SIGNIFICANCE STATEMENT G-protein-coupled receptors modulate the release machinery, causing long-lasting changes in synaptic transmission that influence synaptic plasticity. Nevertheless, the mechanisms underlying synaptic responses to β-adrenergic receptor (βAR) activation remain poorly understood. An increase in the number of synaptic vesicles primed for exocytosis accounts for the potentiation of neurotransmitter release driven by βARs. This effect is not mediated by the canonical protein kinase A pathway but rather, through direct activation of the guanine nucleotide exchange protein Epac by cAMP. Interestingly, this βAR signaling via Epac is involved in long term potentiation at cerebellar granule cell-to-Purkinje cell synapses. Thus, the pharmacological activation of βARs modulates synaptic plasticity and opens therapeutic opportunities to control this phenomenon.

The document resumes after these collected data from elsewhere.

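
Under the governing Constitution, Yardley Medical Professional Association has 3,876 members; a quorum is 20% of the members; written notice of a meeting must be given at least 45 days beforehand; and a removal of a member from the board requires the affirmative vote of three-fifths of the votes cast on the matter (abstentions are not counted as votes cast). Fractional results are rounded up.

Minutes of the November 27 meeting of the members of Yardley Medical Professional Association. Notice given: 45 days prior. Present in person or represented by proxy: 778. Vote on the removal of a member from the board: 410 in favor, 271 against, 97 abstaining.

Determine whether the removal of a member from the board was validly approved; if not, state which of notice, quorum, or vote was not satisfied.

Notice: 45 days given; 45 required. Satisfied.
Quorum: 20% of 3,876 = 775.20, rounded up to 776; 778 present. Satisfied.
Vote: requires three-fifths of the votes cast (778 − 97 abstaining = 681); 3/5 of 681 = 408.60, rounded up to 409, so 409 needed; 410 in favor. Satisfied.

Valid — all requirements satisfied.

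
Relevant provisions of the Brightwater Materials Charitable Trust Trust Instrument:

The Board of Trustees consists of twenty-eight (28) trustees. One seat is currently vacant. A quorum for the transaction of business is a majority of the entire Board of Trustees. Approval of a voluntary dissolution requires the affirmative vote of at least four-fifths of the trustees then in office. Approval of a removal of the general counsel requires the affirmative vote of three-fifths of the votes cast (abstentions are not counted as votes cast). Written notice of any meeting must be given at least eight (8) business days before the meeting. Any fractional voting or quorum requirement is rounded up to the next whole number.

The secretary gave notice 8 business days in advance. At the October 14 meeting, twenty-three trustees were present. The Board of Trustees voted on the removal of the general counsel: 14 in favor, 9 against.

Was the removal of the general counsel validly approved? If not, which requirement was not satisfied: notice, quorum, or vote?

Notice: 8 business days given; 8 required (8 ≥ 8). Satisfied.
Quorum: 23 present; quorum is 15. Satisfied.
Vote: the removal of the general counsel requires three-fifths of the votes cast (23). 3/5 of 23 = 13.80, rounded up to 14, so 14 affirmative votes are needed; 14 voted in favor. Satisfied.

Valid — all requirements satisfied.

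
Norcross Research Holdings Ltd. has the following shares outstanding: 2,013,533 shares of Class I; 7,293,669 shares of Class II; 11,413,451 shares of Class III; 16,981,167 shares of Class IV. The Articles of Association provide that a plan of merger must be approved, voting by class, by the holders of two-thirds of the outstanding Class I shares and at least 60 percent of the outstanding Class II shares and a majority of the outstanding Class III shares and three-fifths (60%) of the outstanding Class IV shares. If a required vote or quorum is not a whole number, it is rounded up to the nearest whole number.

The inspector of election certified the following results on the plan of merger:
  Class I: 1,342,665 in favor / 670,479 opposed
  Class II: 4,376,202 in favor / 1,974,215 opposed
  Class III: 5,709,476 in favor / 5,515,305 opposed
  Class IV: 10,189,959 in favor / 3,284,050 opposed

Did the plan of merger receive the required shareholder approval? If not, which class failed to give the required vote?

Approved — every class gave the required vote.

Class I: 2/3 of 2013533 = 1342355.33, rounded up to 1342356; 1,342,356 required, 1,342,665 in favor — approved.
Class II: 3/5 of 7293669 = 4376201.40, rounded up to 4376202; 4,376,202 required, 4,376,202 in favor — approved.
Class III: a majority of 11413451 is 5706726; 5,706,726 required, 5,709,476 in favor — approved.
Class IV: 3/5 of 16981167 = 10188700.20, rounded up to 10188701; 10,188,701 required, 10,189,959 in favor — approved.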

第二信使cAMP是与增强的神经递质释放相关的突触可塑性的重要决定因素。平行纤维（PF）–Purkinje细胞（PC）突触的长期增强（LTP）取决于Ca ²⁺诱导的由Ca ²⁺介导的突触前cAMP的增加敏感的腺苷酸环化酶。但是，仍然不清楚这些事件中涉及的cAMP的上游信号和下游靶标。PF-PC LTP是否需要由β-肾上腺素能受体（βARs）产生的cAMP，尽管PF-PC接触中存在去甲肾上腺素的静脉曲张。由cAMP直接激活的鸟嘌呤核苷酸交换蛋白[Epac蛋白（Epac 1-2）]是蛋白激酶A（PKA）的替代cAMP靶标，Epac2在小脑中含量很高。但是，尚不知道Epac蛋白是否参与PF-PC LTP。免疫电子显微镜证实，βARs在PF钮扣中表达。而且，通过受体激动剂异丙肾上腺素对这些受体的激活增强了来自任何性别小鼠的小脑切片中的突触传递，Epac2 ^{– / –}小鼠。PF–PC LTP与突触小泡容易释放池（RRP）的大小增加相关，这与异丙肾上腺素引起的小脑薄片小泡对接的增加一致。因此，βAR介导的释放机制的调节和随后RRP尺寸的增加有助于PF-PC LTP。

重要性声明G蛋白偶联受体调节释放机制，导致突触传递的持久变化，影响突触可塑性。然而，对β-肾上腺素受体（βAR）激活的突触反应的潜在机制仍知之甚少。引发胞吐的突触小泡数量增加，说明了βARs驱动的神经递质释放增强。这种作用不是由经典的蛋白激酶A途径介导的，而是由cAMP直接激活鸟嘌呤核苷酸交换蛋白Epac介导的。有趣的是，经由Epac的βAR信号转导参与了小脑颗粒细胞与普金野细胞突触的长期增强。因此，βARs的药理学激活可调节突触可塑性，并为控制这种现象提供治疗机会。